Le critique n'accepte pas, en définitive, d'avoir pu croire à toutes ces belles choses avec son idéalisme et son enthousiasme presque infantiles, d'avoir été roulé, violenté, volé et détruit par cette chose en laquelle il avait tant placé d'espoir. Le critique n'admet pas qu'un tel écart existe entre la parole et les actes, il ne supporte pas non plus qu'aucune des réalités et promesses ne soit tenue; ni qu'aucun idéal resssemblant - même de très loin - à ce qui lui avait été promis ne se rencontre dans l'affaire scientologique.

Plus il aura été fanatisé à faire ce qu'on lui demandait alors, plus il cherchera l'erreur le jour où il ouvrira enfin les yeux sur la sinistre réalité scientolo-dianétique.

Et plus il verra clair dans le jeu de la secte, plus il y découvrira de ces anomalies, de ces flagrantes horreurs, de ces crimes et de ce sang versé, de ces vies brisées, de ces élans stoppés, de cette vie gâchée.

Qu'on n'aille pas supposer qu'il s'engagera alors sur la voie de la haine contre la haine: non; il démolira tranquillement tout ce qu'il rencontrera d'insupportable dans la secte, pierre à pierre, sans s'attaquer vraiment aux gens eux-mêmes. Il sait, pour y être passé, qu'on n'y est pas vraiment responsable de ses actes, qu'on s'y croit facilement invulnérable sans raison, infaillible sans preuves, et exempt de reproche en commettant le crime. Le critique saura donc discerner la mauvaise foi, les tricheries, les paroles frelatées : il les soulignera, comme faisant un pas de plus vers la destruction de l'ensemble scientologais, qui n'a déjà que trop vécu.

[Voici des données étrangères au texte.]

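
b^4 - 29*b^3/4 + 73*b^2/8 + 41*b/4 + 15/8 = (b - 5)*(b - 3)*(b + 1/4)*(b + 1/2)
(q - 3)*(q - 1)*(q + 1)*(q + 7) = q^4 + 4*q^3 - 22*q^2 - 4*q + 21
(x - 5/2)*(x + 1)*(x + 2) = x^3 + x^2/2 - 11*x/2 - 5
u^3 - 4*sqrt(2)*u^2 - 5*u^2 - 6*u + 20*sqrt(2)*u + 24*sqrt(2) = (u - 6)*(u + 1)*(u - 4*sqrt(2))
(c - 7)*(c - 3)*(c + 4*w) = c^3 + 4*c^2*w - 10*c^2 - 40*c*w + 21*c + 84*w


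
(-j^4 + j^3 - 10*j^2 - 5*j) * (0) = 0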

La deuxième raison vient à mon sens du dialogue de haine, de persécution, de séparation sociale engendré en scientologie-dianétique.

Si Hubbard déclare la guerre aux psychiatres dont il veut prendre le marché - sans avoir la science -, s'il se dit persécuté par les journalistes ou les gouvernements, la justice, pourquoi donc n'appliquerait-il pas un dialogue de non-violence et de tolérance, plutôt qu'encombrer la planète d'innombrables procès, escarmouches et mauvaises causes, ou actions de "Gibier de Potence" et autres déclarations de suppressifs"?